Question

What is the mistake in the computation of $1=\sqrt{1}=\sqrt{\left( -1 \right)\left( -1 \right)}=\sqrt{-1}\times \sqrt{-1}=i\times i=-1$ ?

Answer 1

Hint: We have given the expression and are asked to pinpoint the mistake in that expression. There is a property when we multiply two square root terms: $\sqrt{ab}=\sqrt{a}\times \sqrt{b}$. This property holds true when one of $a\And b$ are non-negative integers and this property won’t hold true when both $a\And b$ are negative integers. Now, to locate the mistake we are going to use this property.

Complete step by step answer:
In the above problem, we are asked to find the mistake in the following expression:
$1=\sqrt{1}=\sqrt{\left( -1 \right)\left( -1 \right)}=\sqrt{-1}\times \sqrt{-1}=i\times i=-1$
Now, to locate the mistake, we are going to move from left to right in the above expression.
First of all, we are investigating the first equality:
$1=\sqrt{1}$
This equality is perfectly correct. Because the square root of 1 is 1.
Now, we are going to scrutinize the second equality which we have shown below:
$\sqrt{1}=\sqrt{\left( -1 \right)\left( -1 \right)}$
The above expression is also correct because we know that if we multiply two negative signs then it becomes positive so multiplying -1 with -1 will give 1 which is absolutely correct.
After that, moving on to the next equality sign which says:
$\sqrt{\left( -1 \right)\left( -1 \right)}=\sqrt{-1}\times \sqrt{-1}$ …… (1)
The above expression is incorrect because there is a property which says that if we multiply the square root of two integers then they follow some conditions to be multiplied:
$\sqrt{ab}=\sqrt{a}\times \sqrt{b}$
The above equality holds when at least one of the $a\And b$ must be non-negative integers. But as you can see that in eq. (1) this property is violated because none of $a\And b$ (-1 and -1) is a non-negative integer.
Hence, this equality $\sqrt{\left( -1 \right)\left( -1 \right)}=\sqrt{-1}\times \sqrt{-1}$ is not correct in the given expression.

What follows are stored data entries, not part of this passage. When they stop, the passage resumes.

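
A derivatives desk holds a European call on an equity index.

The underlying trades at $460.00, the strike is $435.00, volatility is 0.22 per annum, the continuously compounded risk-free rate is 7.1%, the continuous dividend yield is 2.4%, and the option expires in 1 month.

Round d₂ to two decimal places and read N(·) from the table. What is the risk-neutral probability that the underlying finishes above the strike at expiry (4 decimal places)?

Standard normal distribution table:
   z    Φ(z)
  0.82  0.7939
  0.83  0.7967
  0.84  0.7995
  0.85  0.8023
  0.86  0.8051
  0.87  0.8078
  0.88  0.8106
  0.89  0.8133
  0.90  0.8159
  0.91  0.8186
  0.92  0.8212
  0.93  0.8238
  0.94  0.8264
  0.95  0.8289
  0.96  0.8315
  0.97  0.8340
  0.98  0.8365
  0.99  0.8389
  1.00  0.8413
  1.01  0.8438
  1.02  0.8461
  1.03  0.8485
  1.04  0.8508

σ√T = 0.22 × 0.2887 = 0.0635
ln(S/K) + (r − q + σ²/2)T = ln(460/435) + (0.071 − 0.024 + 0.22²/2)·0.08333 = 0.0559 + 0.0059 = 0.0618
d₁ = 0.0618 / 0.0635 = 0.9733 ≈ 0.97
d₂ = d₁ − σ√T = 0.9733 − 0.0635 = 0.9098 ≈ 0.91
Pr(exercise) under Q = N(d₂) = 0.8186

0.8186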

Note: You can check the remaining equalities too but as in the question we just have to pinpoint the mistake so we have not gone further. Let us examine the remaining equalities which we have not examined in the above solution:
$\sqrt{-1}\times \sqrt{-1}=i\times i$
The above equality is correct because we can write $\sqrt{-1}=i$.
The last equality given in the above problem is as follows:
$i\times i=-1$
The above equality is also correct because there is a property that says that multiplication of iota with iota will give -1.